The two service medals and Military Cross with two bars were found among other medals at the RSA, with nothing to indicate who had won them.
Both medals had the recipient's name scratched off.
So began an extraordinary effort by former RSA president Peter Roberts and his wife Barbara, who left no stone unturned to solve the mystery. They achieved that, to a degree, although one big question does remain.
Inquiries at the Imperial War Museum in London established that only a handful of World War I soldiers, none of them New Zealanders, had won the Military Cross with two bars. Forensic examination subsequently yielded the name Alfred Youdale, an Australian who was invalided home from Gallipoli in 1915 as a result of illness, believed to be yellow fever.
He had returned to Egypt, hoping to continue the fight against the Turks. While there he had learnt to fly in just two weeks and six hours and duly joined the Royal flying Corps (RFC) in Egypt, where a pilot's average life expectancy at that time was measured in minutes.
He was awarded the Military Cross and the two bars for three actions in 1917, the last being awarded shortly before he was shot down and killed on December 23 that year. Youdale never saw the medals, which were presented to his mother some time after the war.
After more research the Robertses decided to track down the family. They wrote to four families close to the Sydney suburb of Ashfield, where Alfred Youdale came from, and received a response from a great-nephew. The family had thought the medals were in the Imperial War Museum in London.

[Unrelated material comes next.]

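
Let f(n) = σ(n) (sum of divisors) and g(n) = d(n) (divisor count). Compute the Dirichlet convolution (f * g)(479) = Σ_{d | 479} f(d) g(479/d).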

The most likely scenario was the medals had been pawned or stolen at some stage, but no one knew how they crossed the Tasman. Youdale and his family had no connection with New Zealand, let alone Russell.
The legal situation appears to be that the medals, given that they were never reported stolen, are the RSA's to own, but they have been gifted to the New Zealand Medals Collection Trust, which has undertaken to lend them to the Russell RSA for permanent display.
They will now play a major role in Monday's Armistice Day commemoration.
Four members of the Youdale family are expected to travel from Australia to see the medals' unveiling and blessing, and to accept a set of replicas. The Australian and British Governments are also expected to be represented, and the RNZAF.